Kramer and Grigg denied any wrongdoing. "The charges and attempt to purge myself and Mr. Kramer have been wrongful and have not been in the interest of the shareholders or the company," Grigg said yesterday. "We are not resigning from the board nor from our positions as chairman and vice chairman."
Kramer said: "We see this as a mechanism for the board and the current management to force us out of the company for whatever agendas they have. They have shamefully wasted the resources of this public company and its shareholders on this escapade that has led nowhere. I have no intention of resigning."
Bill Moss, a West Palm Beach city commissioner, said he was disturbed by Republic's role. "Liberti was being paid by Republic and that had to influence his vote," he said.
Kramer was a co-owner from 1973 until 1994 of District-based Western Development Corp., which was involved in the development of shopping malls including Potomac Mills in Prince William and Sawgrass Mills in Fort Lauderdale, Fla. Grigg was a senior vice president at Western Development.
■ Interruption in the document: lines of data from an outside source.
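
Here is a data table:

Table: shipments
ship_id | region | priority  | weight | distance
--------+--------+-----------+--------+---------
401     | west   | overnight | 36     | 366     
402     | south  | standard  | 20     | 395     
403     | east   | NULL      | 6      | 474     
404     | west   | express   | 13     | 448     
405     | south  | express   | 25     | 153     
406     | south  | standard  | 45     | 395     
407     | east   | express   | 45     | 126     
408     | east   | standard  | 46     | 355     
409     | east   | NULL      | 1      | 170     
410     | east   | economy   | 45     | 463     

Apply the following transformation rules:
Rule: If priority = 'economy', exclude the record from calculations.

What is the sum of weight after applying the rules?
237

Step 1: Identify records where priority = 'economy'
Step 2: The excluded records sum to 45
Step 3: Original total weight = 282
Step 4: Remaining total = 282 - 45 = 237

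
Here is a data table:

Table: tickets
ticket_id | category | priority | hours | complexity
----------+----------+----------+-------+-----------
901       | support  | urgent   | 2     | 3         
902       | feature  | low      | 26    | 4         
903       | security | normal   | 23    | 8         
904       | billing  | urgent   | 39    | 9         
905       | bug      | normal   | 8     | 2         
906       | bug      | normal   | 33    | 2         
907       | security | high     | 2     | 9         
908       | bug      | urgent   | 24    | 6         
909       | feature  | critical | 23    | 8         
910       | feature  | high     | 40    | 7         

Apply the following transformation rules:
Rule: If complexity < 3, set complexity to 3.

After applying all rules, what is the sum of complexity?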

In the 1980s, the two founded Republic Properties Corp., best known for developing the $1 billion Portals project in Southwest Washington, the site of a Mandarin Oriental hotel and office buildings whose tenants include the Federal Aviation Administration and the Federal Communications Commission. Republic Property Trust was founded in December 2005. It now owns, develops or manages 4.4 million square feet of office space in the District and Northern Virginia.
Two years ago, Republic Properties Corp. was selected as the developer to build the project in West Palm Beach. The project was turned over to Republic Property Trust when that company was founded. Kramer said Republic Properties Corp. paid Liberti $110,000 over a period of more than a year to work as a consultant.
"The [real estate investment trust] was aware of his involvement," Kramer said. "He was not involved as a city consultant on the project in West Palm Beach in any way, shape or form. His job was to find business opportunities for us . . . to develop land or finding land to buy. There was nothing at all in conflict with his duties and responsibilities on the West Palm Beach board."
The company is no longer developing the project in West Palm Beach after the city pulled out of the deal this fall. There is still tension, however, in West Palm Beach about Republic's role in the project.
City commissioner Kimberly Mitchell said: "Companies doing business in our city are asked to adhere to our standards and ethics. To hire a city commissioner who is voting on your projects violates every one of those. . . . It's very, very disturbing."